What Privacy? UK DNA Database Could Grow Fast
An unnamed and unsampled reader writes: "According to the BBC The UK home secretary is expanding the police DNA database to include innocent people. And, of course, these can be taken without your consent if the police have 'reasonable' grounds. The police state (RIP bill, etc.) emerging in the UK is looking less and less 'reasonable' every day." The article cites Home Secretary Jack Straw as making a comparison that may strike him as more attractive than it does me, namely likening DNA testing to widespread video surveillance. According to Straw, the "introduction of closed circuit television in streets and shopping centres had been seen at the time as an attack on civil liberties but [is] now welcomed by the public." Anyone from that side of the water feel that way?
All that is needed to extract DNA is one cell - a speck of blood, a swab of saliva or a miniscule fragment of skin that clings to a strand of hair.
DNA samples can be taken without consent from people who are arrested if there are "reasonable grounds for believing they are involved in a recordable offence (ie one for which they could serve a custodial sentence)".
Few refuse because to do so may encourage police suspicions about their guilt.
At present authorisation for the forcible removal of a sample - usually using a mouth swab - has to be given by a superintendent.
But Mr Straw is proposing reducing this to an officer of inspector rank.
My goodness. I do not want the police oin control of databanks like this! Nobody should have them.. DNA charts should be maintained by the families that possess them, and perhaps by doctors.
Obviously, more people have to refuse when officers demand a DNA search! Make it a political stand, not an admission of guilt- because DNA not only links you like a fingerprint would to a crime scene, it also provides information on your medical history and that of your family.
I do not know the UK law system very well, but does the system have a fifth amendment type protection against self incrimination? Then again, the right not to self-incriminate does not prevent law enforcement from encroaching upon DNA privacies in this country as well...
Goat sex free since 2001
But I just wanted to add my 2 cents (pence?). When that purse snatcher takes your wife's purse, or the kidnapper your daughter, and a wee bit of evidence is found that could lead to the perp's arrest *IF*ONLY* there were a national database of such information, I'm certain your tune might change. Or would you rather picture the maniacal leer of a child molester getting away with crime after crime because we want our privacy? To hell with that. I'll gladly give a DNA sample if asked, if it means getting criminals off the streets. 'Gigs
There really isn't any problem with video surveilance in a mall or another public area where there are lots of people. If there are already crowds around you, then you have no expectation of privacy, and you already know you're being observed directly by the crowd around you. The problem only comes into play when this technology crosses the thin line and starts monitoring private encounters. Two people slip into a back ally and start kissing, or maybe two people standing in a bathroom start discussing politics or their dislike of a particular security guard's wife. That's when freedom starts to plummet, and surveillance starts to permeate our private lives.

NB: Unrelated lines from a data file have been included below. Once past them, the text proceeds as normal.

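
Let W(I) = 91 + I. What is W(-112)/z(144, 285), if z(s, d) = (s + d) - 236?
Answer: -21/193 ≈ -0.10881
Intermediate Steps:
z(s, d) = -236 + d + s (z(s, d) = (d + s) - 236 = -236 + d + s)
W(-112)/z(144, 285) = (91 - 112)/(-236 + 285 + 144) = -21/193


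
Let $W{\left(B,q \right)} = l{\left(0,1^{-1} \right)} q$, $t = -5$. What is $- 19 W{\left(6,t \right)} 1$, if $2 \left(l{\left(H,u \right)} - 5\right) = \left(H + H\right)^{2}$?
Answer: $475$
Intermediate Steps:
$l{\left(H,u \right)} = 5 + 2 H^{2}$ ($l{\left(H,u \right)} = 5 + \frac{\left(H + H\right)^{2}}{2} = 5 + \frac{\left(2 H\right)^{2}}{2} = 5 + \frac{4 H^{2}}{2} = 5 + 2 H^{2}$)
$W{\left(B,q \right)} = 5 q$ ($W{\left(B,q \right)} = \left(5 + 2 \cdot 0^{2}\right) q = \left(5 + 2 \cdot 0\right) q = \left(5 + 0\right) q = 5 q$)
$- 19 W{\left(6,t \right)} 1 = - 19 \cdot 5 \left(-5\right) 1 = \left(-19\right) \left(-25\right) 1 = 475 \cdot 1 = 475$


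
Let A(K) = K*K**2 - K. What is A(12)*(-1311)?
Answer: -2249676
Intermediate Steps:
A(K) = K**3 - K
A(12)*(-1311) = (12**3 - 1*12)*(-1311) = (1728 - 12)*(-1311) = 1716*(-1311) = -2249676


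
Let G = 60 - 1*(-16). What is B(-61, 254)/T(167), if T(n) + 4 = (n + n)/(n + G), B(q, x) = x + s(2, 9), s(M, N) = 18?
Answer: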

DNA databases are an entirely different issue. A DNA database can be used to match repeat offenders of crimes, provided strict rules are in place to prevent the usage of this database for anything other than crime solving. (Yes, even convicted criminals have rights, that's necessary for the entire concept of rehabilitation to work.) But DNA databases of innocent civilians? This is unacceptable. The only acceptable use of DNA by government would be in solving crimes, but when government begins an investigation with a presumption of guilt, then a lot of innocent people are sent to prison. Is it justice to send a person to prison for murder because one of their hairs fell onto the murderer earlier that day and was carried to the crime scene?
We have no need to catalogue and number the general population using the body's serial number. This is no different from branding a person with a serial number on the arm and setting up a device that can track everyone wherever they go by their serial number. It serves no greater good, only abuse.